I rejoice when I hear that other congregations are singing a melody that was first sung here.  

I rejoice when other congregations follow our lead and transform their environmental impact through the Zero Waste initiative that we developed, in this Tent.  

I rejoice when WRT’s engagement strategies, adult education initiatives, and creative holiday observances are emulated across the Reform Movement. 

I rejoice when we travel to Israel and are greeted not as tourists but as “B’nei Bayit” — members of one’s home and family.  

I rejoice when a guest at Shabbat or the Holidays comes up to the bimah afterwards and says, “I’ve never been to a prayer experience like this before.”

I rejoice when I see people walk out of the sanctuary and remember that the parking lot is holy ground, too, and remember that they learned derekh eretz, common courtesy, dignified decency, menschlichkeit, here in the Tent.

I rejoice when the Tikkun Olam values we teach in the Tent–the dignity of every human being, the need to cultivate multi-faith allies and friendships in a world that has no trouble generating enemies of the Jewish People, the centrality of Israel to us–are all made real in our work outside the Tent.
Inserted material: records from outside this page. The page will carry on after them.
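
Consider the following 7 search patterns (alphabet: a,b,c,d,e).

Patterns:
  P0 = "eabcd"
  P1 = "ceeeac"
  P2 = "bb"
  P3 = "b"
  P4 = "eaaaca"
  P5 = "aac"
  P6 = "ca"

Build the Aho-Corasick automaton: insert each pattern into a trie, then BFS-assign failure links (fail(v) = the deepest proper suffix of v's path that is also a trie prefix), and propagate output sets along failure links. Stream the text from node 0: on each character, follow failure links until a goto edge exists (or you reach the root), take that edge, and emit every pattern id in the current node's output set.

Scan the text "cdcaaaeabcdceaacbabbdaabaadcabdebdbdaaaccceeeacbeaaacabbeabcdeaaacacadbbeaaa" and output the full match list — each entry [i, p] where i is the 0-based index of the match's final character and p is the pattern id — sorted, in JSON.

Build:
Trie nodes:
  n0 'ε': a→18 b→12 c→6 e→1
  n1 'e': a→2
  n2 'ea': a→14 b→3
  n3 'eab': c→4
  n4 'eabc': d→5
  n5 'eabcd': ·  [P0 ends]
  n6 'c': a→21 e→7
  n7 'ce': e→8
  n8 'cee': e→9
  n9 'ceee': a→10
  n10 'ceeea': c→11
  n11 'ceeeac': ·  [P1 ends]
  n12 'b': b→13  [P3 ends]
  n13 'bb': ·  [P2 ends]
  n14 'eaa': a→15
  n15 'eaaa': c→16
  n16 'eaaac': a→17
  n17 'eaaaca': ·  [P4 ends]
  n18 'a': a→19
  n19 'aa': c→20
  n20 'aac': ·  [P5 ends]
  n21 'ca': ·  [P6 ends]

BFS fail/out derivation:
  fail(1) 'e': from fail(0)=0 chase 'e': 0 ⇒ 0;  out=∅∪out(0)=∅
  fail(6) 'c': from fail(0)=0 chase 'c': 0 ⇒ 0;  out=∅∪out(0)=∅
  fail(12) 'b': from fail(0)=0 chase 'b': 0 ⇒ 0;  out={3}∪out(0)={3}
  fail(18) 'a': from fail(0)=0 chase 'a': 0 ⇒ 0;  out=∅∪out(0)=∅
  fail(2) 'ea': from fail(1)=0 chase 'a': 0 ⇒ 18;  out=∅∪out(18)=∅
  fail(7) 'ce': from fail(6)=0 chase 'e': 0 ⇒ 1;  out=∅∪out(1)=∅
  fail(13) 'bb': from fail(12)=0 chase 'b': 0 ⇒ 12;  out={2}∪out(12)={2,3}
  fail(19) 'aa': from fail(18)=0 chase 'a': 0 ⇒ 18;  out=∅∪out(18)=∅
  fail(21) 'ca': from fail(6)=0 chase 'a': 0 ⇒ 18;  out={6}∪out(18)={6}
  fail(3) 'eab': from fail(2)=18 chase 'b': 18→0 ⇒ 12;  out=∅∪out(12)={3}
  fail(8) 'cee': from fail(7)=1 chase 'e': 1→0 ⇒ 1;  out=∅∪out(1)=∅
  fail(14) 'eaa': from fail(2)=18 chase 'a': 18 ⇒ 19;  out=∅∪out(19)=∅
  fail(20) 'aac': from fail(19)=18 chase 'c': 18→0 ⇒ 6;  out={5}∪out(6)={5}
  fail(4) 'eabc': from fail(3)=12 chase 'c': 12→0 ⇒ 6;  out=∅∪out(6)=∅
  fail(9) 'ceee': from fail(8)=1 chase 'e': 1→0 ⇒ 1;  out=∅∪out(1)=∅
  fail(15) 'eaaa': from fail(14)=19 chase 'a': 19→18 ⇒ 19;  out=∅∪out(19)=∅
  fail(5) 'eabcd': from fail(4)=6 chase 'd': 6→0 ⇒ 0;  out={0}∪out(0)={0}
  fail(10) 'ceeea': from fail(9)=1 chase 'a': 1 ⇒ 2;  out=∅∪out(2)=∅
  fail(16) 'eaaac': from fail(15)=19 chase 'c': 19 ⇒ 20;  out=∅∪out(20)={5}
  fail(11) 'ceeeac': from fail(10)=2 chase 'c': 2→18→0 ⇒ 6;  out={1}∪out(6)={1}
  fail(17) 'eaaaca': from fail(16)=20 chase 'a': 20→6 ⇒ 21;  out={4}∪out(21)={4,6}

Text stream:
[0] read 'c'  n0⇒n6
[1] read 'd'  n6⇒n0 (fail-walked)
[2] read 'c'  n0⇒n6
[3] read 'a'  n6⇒n21  ** P6@[2:3]
[4] read 'a'  n21⇒n19 (fail-walked)
[5] read 'a'  n19⇒n19 (fail-walked)
[6] read 'e'  n19⇒n1 (fail-walked)
[7] read 'a'  n1⇒n2
[8] read 'b'  n2⇒n3  ** P3@[8:8]
[9] read 'c'  n3⇒n4
[10] read 'd'  n4⇒n5  ** P0@[6:10]
[11] read 'c'  n5⇒n6 (fail-walked)
[12] read 'e'  n6⇒n7
[13] read 'a'  n7⇒n2 (fail-walked)
[14] read 'a'  n2⇒n14
[15] read 'c'  n14⇒n20 (fail-walked)  ** P5@[13:15]
[16] read 'b'  n20⇒n12 (fail-walked)  ** P3@[16:16]
[17] read 'a'  n12⇒n18 (fail-walked)
[18] read 'b'  n18⇒n12 (fail-walked)  ** P3@[18:18]
[19] read 'b'  n12⇒n13  ** P2@[18:19],P3@[19:19]
[20] read 'd'  n13⇒n0 (fail-walked)
[21] read 'a'  n0⇒n18
[22] read 'a'  n18⇒n19
[23] read 'b'  n19⇒n12 (fail-walked)  ** P3@[23:23]
[24] read 'a'  n12⇒n18 (fail-walked)
[25] read 'a'  n18⇒n19
[26] read 'd'  n19⇒n0 (fail-walked)
[27] read 'c'  n0⇒n6
[28] read 'a'  n6⇒n21  ** P6@[27:28]
[29] read 'b'  n21⇒n12 (fail-walked)  ** P3@[29:29]
[30] read 'd'  n12⇒n0 (fail-walked)
[31] read 'e'  n0⇒n1
[32] read 'b'  n1⇒n12 (fail-walked)  ** P3@[32:32]
[33] read 'd'  n12⇒n0 (fail-walked)
[34] read 'b'  n0⇒n12  ** P3@[34:34]
[35] read 'd'  n12⇒n0 (fail-walked)
[36] read 'a'  n0⇒n18
[37] read 'a'  n18⇒n19
[38] read 'a'  n19⇒n19 (fail-walked)
[39] read 'c'  n19⇒n20  ** P5@[37:39]
[40] read 'c'  n20⇒n6 (fail-walked)
[41] read 'c'  n6⇒n6 (fail-walked)
[42] read 'e'  n6⇒n7
[43] read 'e'  n7⇒n8
[44] read 'e'  n8⇒n9
[45] read 'a'  n9⇒n10
[46] read 'c'  n10⇒n11  ** P1@[41:46]
[47] read 'b'  n11⇒n12 (fail-walked)  ** P3@[47:47]
[48] read 'e'  n12⇒n1 (fail-walked)
[49] read 'a'  n1⇒n2
[50] read 'a'  n2⇒n14
[51] read 'a'  n14⇒n15
[52] read 'c'  n15⇒n16  ** P5@[50:52]
[53] read 'a'  n16⇒n17  ** P4@[48:53],P6@[52:53]
[54] read 'b'  n17⇒n12 (fail-walked)  ** P3@[54:54]
[55] read 'b'  n12⇒n13  ** P2@[54:55],P3@[55:55]
[56] read 'e'  n13⇒n1 (fail-walked)
[57] read 'a'  n1⇒n2
[58] read 'b'  n2⇒n3  ** P3@[58:58]
[59] read 'c'  n3⇒n4
[60] read 'd'  n4⇒n5  ** P0@[56:60]
[61] read 'e'  n5⇒n1 (fail-walked)
[62] read 'a'  n1⇒n2
[63] read 'a'  n2⇒n14
[64] read 'a'  n14⇒n15
[65] read 'c'  n15⇒n16  ** P5@[63:65]
[66] read 'a'  n16⇒n17  ** P4@[61:66],P6@[65:66]
[67] read 'c'  n17⇒n6 (fail-walked)
[68] read 'a'  n6⇒n21  ** P6@[67:68]
[69] read 'd'  n21⇒n0 (fail-walked)
[70] read 'b'  n0⇒n12  ** P3@[70:70]
[71] read 'b'  n12⇒n13  ** P2@[70:71],P3@[71:71]
[72] read 'e'  n13⇒n1 (fail-walked)
[73] read 'a'  n1⇒n2
[74] read 'a'  n2⇒n14
[75] read 'a'  n14⇒n15

Result: [[3,6],[8,3],[10,0],[15,5],[16,3],[18,3],[19,2],[19,3],[23,3],[28,6],[29,3],[32,3],[34,3],[39,5],[46,1],[47,3],[52,5],[53,4],[53,6],[54,3],[55,2],[55,3],[58,3],[60,0],[65,5],[66,4],[66,6],[68,6],[70,3],[71,2],[71,3]]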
I rejoice when our congregants embrace, outside this Tent, the notion that standing up for Israel is not at odds with supporting the dignity of Palestinian people; that Jewish strength is not to be achieved through isolationism or extremism.

I rejoice when I learn, as I did just this week, that a young woman who grew up here at WRT was accepted to HUC and will be entering rabbinical school in Jerusalem this summer; that the leaders who began their journeys here at WRT are now serving as great leaders of Jewish people across the country and across the world.    

So this is my blessing to you, WRT:  

Please continue to bless one another as you have blessed me.  Please show one another the kindness, understanding, compassion and forgiveness that you have shown me.  And please be as good and generous to this synagogue as you have been to me.     

Please don’t leave the magic inside the Tent.  

The world needs you to bring the blessing out from here, to reveal the Divine Presence to all of God’s children.